The whole seder is designed to facilitate this process, beginning with the four questions which use a child to kick-off the night's dialogue. But there are some other, lesser known ways that the seder was meant to engage children, long before the advent of plastic frogs or 10 Plagues finger puppets.
The Talmud (Pesachim 109a) suggests that, since the children do not drink the 4 cups of wine, the adults should distribute roasted grains and nuts to hold the children's attention, so that they will remain awake and attentive, and ask about the proceedings. No less an eminence than Rabbi Akiva is reported to have done so.
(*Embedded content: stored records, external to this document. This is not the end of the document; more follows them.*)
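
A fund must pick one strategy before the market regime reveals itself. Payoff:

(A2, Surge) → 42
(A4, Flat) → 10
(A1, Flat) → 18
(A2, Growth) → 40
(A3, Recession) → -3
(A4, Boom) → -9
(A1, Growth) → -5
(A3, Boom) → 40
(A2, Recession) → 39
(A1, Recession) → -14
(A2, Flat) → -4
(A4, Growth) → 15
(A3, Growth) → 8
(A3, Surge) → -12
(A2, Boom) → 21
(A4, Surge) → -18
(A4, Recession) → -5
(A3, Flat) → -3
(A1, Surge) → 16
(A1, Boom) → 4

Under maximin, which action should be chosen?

Row minima: A1=-14, A2=-4, A3=-12, A4=-18
Best worst-case = -4 → A2.

A2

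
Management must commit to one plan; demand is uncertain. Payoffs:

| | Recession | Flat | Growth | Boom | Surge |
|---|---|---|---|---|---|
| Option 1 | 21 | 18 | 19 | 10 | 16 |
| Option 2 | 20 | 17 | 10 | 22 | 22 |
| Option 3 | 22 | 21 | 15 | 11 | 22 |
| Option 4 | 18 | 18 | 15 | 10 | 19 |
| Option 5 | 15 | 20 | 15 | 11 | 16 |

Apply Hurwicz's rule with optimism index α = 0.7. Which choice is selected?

Option 1: 0.7·21 + 0.3·10 = 17.7
Option 2: 0.7·22 + 0.3·10 = 18.4
Option 3: 0.7·22 + 0.3·11 = 18.7
Option 4: 0.7·19 + 0.3·10 = 16.3
Option 5: 0.7·20 + 0.3·11 = 17.3
Highest Hurwicz score = 18.7 → Option 3.

Option 3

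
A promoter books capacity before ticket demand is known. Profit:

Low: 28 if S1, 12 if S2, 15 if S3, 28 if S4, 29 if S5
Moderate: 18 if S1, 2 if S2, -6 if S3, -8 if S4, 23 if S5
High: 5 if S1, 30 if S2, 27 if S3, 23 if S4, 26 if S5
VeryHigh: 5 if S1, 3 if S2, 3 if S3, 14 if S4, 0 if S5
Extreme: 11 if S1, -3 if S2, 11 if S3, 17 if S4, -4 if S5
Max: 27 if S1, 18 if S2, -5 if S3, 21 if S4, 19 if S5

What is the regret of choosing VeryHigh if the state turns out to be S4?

Best payoff under S4 is 28.
Regret = 28 − 14 = 14.

14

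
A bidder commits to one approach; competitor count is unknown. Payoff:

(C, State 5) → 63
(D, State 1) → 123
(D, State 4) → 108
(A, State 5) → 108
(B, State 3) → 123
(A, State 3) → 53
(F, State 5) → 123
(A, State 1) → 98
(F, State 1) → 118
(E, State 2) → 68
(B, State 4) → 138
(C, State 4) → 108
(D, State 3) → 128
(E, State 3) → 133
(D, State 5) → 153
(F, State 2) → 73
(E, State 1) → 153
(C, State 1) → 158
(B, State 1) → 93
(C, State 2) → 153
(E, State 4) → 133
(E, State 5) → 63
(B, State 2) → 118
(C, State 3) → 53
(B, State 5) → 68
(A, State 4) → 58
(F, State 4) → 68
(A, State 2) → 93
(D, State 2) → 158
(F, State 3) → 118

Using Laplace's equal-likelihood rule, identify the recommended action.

Row averages: A=82, B=108, C=107, D=134, E=110, F=100
Highest average = 134 → D.

D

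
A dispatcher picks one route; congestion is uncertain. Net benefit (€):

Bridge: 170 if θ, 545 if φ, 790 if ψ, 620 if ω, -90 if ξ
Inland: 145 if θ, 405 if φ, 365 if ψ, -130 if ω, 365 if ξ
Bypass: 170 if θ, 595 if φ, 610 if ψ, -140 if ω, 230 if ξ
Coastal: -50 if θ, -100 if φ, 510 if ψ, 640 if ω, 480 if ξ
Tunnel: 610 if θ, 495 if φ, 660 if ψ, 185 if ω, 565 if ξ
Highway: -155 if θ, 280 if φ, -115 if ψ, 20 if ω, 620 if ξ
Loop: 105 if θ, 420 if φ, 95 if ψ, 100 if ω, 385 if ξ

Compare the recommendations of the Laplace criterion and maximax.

laplace → Tunnel; maximax → Bridge (disagree)

Row averages: Bridge=407, Inland=230, Bypass=293, Coastal=296, Tunnel=503, Highway=130, Loop=221
Highest average = 503 → Tunnel.
Row maxima: Bridge=790, Inland=405, Bypass=610, Coastal=640, Tunnel=660, Highway=620, Loop=420
Best best-case = 790 → Bridge.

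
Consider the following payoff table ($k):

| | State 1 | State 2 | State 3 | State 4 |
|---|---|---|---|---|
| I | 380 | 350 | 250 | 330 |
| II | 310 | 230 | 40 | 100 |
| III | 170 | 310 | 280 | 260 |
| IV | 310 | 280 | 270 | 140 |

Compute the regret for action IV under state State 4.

Best payoff under State 4 is 330.
Regret = 330 − 140 = 190.

190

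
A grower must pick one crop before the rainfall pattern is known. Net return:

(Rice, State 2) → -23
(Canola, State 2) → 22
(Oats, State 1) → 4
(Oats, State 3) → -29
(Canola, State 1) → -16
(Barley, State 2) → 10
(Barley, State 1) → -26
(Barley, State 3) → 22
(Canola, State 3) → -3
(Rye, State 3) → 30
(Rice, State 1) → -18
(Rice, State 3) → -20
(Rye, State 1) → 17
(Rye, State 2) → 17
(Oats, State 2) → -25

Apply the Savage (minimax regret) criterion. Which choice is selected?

Column bests: State 1=17, State 2=22, State 3=30.
Barley regrets: 43, 12, 8 → max 43
Rye regrets: 0, 5, 0 → max 5
Rice regrets: 35, 45, 50 → max 50
Canola regrets: 33, 0, 33 → max 33
Oats regrets: 13, 47, 59 → max 59
Smallest max regret = 5 → Rye.

Rye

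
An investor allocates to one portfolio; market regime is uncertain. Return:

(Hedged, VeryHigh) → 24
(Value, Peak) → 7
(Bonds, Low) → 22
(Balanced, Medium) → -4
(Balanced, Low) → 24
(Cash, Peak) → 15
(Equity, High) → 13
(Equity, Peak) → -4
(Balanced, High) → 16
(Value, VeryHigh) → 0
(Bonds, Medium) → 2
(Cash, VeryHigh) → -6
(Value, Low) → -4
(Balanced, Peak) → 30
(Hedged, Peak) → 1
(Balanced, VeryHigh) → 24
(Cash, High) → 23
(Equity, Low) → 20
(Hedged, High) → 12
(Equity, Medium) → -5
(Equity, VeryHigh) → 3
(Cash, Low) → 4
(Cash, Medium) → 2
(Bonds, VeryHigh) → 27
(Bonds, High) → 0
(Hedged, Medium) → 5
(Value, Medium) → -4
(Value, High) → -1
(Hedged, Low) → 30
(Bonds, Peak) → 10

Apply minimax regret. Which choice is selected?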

The Talmud also reports lifting the seder plate and grabbing the matzah as other unusual practices designed to spark curiosity among the children present about why this night is so different from others. Also, as time went on, the purpose of some of the seder customs, which were adapted from the Greco-Roman symposium, became obscure. So, doing something unusual to arouse the curiosity of the children became a convenient way to explain these customs whose original purpose had been lost.
This practice of distributing nuts and roasted grain"or, what we would call today candy--became codified in Jewish law. One commentator (Mishnah Berurah on OH 472) elaborates that the purpose of this custom is to keep the children awake until at least Avadim Hayinu, which is the beginning of the response to the four questions asked by the child. Making sure the children hear this part of the Haggadah"how we were slaves in Egypt until God set us free-- is the essence of the commandment of Passover. At the very least, the children should understand that the unusual practices they see all around them are connected to the story of leaving Egypt.
That commentator then includes an editorial comment where he rails against the practice he observed in his own day"late 19th and early 20th century Belarus"of families who would have their children recite the four questions and then dismiss them to go to sleep before they could hear the answer. This defeats the whole purpose, in his view. His point is that the seder should not just be a perfunctory ritual or performance, but a real exchange between the generations.
And so it is for us today: children and teens take what they experience during the seder and apply it to everything else in their lives. The seder, as it should be, stands at the core of their Jewish identity, a beautiful and holy mixture of family, ritual, story and sensibility. As we sit around the seder table once again tonight, may we keep in mind the sacred transmission that the ritual enables.